As some examples, computer operations 245 that have occurred previously may be known and may not have to be repeated. Further, the result 320 of the analysis may be stored with the input data 300. In addition, the analysis 245 itself may be reviewed at the start time, end time and results of the analysis may be stored as provenance data 310 and may be studied to determine if the analysis is operating as desired. If the underlying input data becomes problematic such as it becomes erroneous, the chain of access to the input data 300, including, who, what and when, will likely be available and may be reviewed to determine what output data may also be erroneous.
In addition, capturing the provenance data 310 also opens up the possibility for automatic orchestration of analyses 245 using the data. Having the provenance data 310 beside the input data 300 also allows rules 205 to be specified which automatically orchestrate analysis. The rules 205 would be stored in the semantic storage system 215 and would automatically start if certain data appeared. As an example, if the provenance data 310 indicates that a particular analysis was completed successfully, the rule 205 may automatically invoke another analysis which re-computes and updates statistics about the average processing time of the analysis 245.

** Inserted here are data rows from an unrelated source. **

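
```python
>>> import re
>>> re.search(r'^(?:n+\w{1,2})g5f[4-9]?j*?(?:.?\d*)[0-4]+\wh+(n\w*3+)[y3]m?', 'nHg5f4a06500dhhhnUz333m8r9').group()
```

This matches anchored at the start of the string; then one or more of the literal 'n', then 1 to 2 of a word character (non-capturing group); then the literal 'g5f', then optionally a character in [4-9], then zero or more of the literal 'j' (lazy); then optionally any character, then zero or more of a digit (non-capturing group); then one or more of a character in [0-4], then a word character, then one or more of a literal 'h'; then the literal 'n', then zero or more of a word character, then one or more of a literal '3' (captured); then one of [y3], then optionally the literal 'm'.
`re.search` scans for the first position where the pattern succeeds.
The match spans [0:23] → 'nHg5f4a06500dhhhnUz333m'.
Captured: group 1 = 'nUz33'.

'nHg5f4a06500dhhhnUz333m'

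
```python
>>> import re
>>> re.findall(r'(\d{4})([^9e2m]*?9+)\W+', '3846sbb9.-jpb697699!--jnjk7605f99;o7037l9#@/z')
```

[('3846', 'sbb9'), ('6976', '99'), ('7605', 'f99'), ('7037', 'l9')]

Pattern: exactly 4 of a digit (captured); then zero or more of any character except [9e2m] (lazy), then one or more of the literal '9' (captured); then one or more of a non-word character.
Scanning left to right: at [0:10] match '3846sbb9.-', groups = ('3846', 'sbb9'); at [13:22] match '697699!--', groups = ('6976', '99'); at [26:34] match '7605f99;', groups = ('7605', 'f99'); at [35:44] match '7037l9#@/', groups = ('7037', 'l9').
Multiple groups make `findall` return tuples — one 2-tuple for each match.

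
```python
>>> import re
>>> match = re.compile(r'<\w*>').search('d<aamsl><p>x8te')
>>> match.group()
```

'<aamsl>'

`search` walks the string left to right and returns the first match it finds.
The match spans [1:8] → '<aamsl>'.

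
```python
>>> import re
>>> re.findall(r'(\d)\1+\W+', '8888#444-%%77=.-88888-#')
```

After group 1 captures some text, `\1` only succeeds where that same text appears again.
Walking the string: at [0:5] match '8888#', group 1 = '8'; at [5:11] match '444-%%', group 1 = '4'; at [11:16] match '77=.-', group 1 = '7'; at [16:23] match '88888-#', group 1 = '8'.
With a single group, `findall` returns only what that group captured — 4 items.

['8', '4', '7', '8']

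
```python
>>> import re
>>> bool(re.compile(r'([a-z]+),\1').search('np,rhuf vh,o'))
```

False

A backreference is literal: `\1` must see the identical characters the first group matched.
Here the pattern never matches, so the call returns None, and `bool(None)` is False.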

Although the foregoing text sets forth a detailed description of numerous different embodiments of the invention, it should be understood that the scope of the invention is defined by the words of the claims set forth at the end of this patent. The detailed description is to be construed as exemplary only and does not describe every possibly embodiment of the invention because describing every possible embodiment would be impractical, if not impossible. Numerous alternative embodiments could be implemented, using either current technology or technology developed after the filing date of this patent, which would still fall within the scope of the claims defining the invention.
Thus, many modifications and variations may be made in the techniques and structures described and illustrated herein without departing from the spirit and scope of the present invention. Accordingly, it should be understood that the methods and apparatus described herein are illustrative only and are not limiting upon the scope of the invention.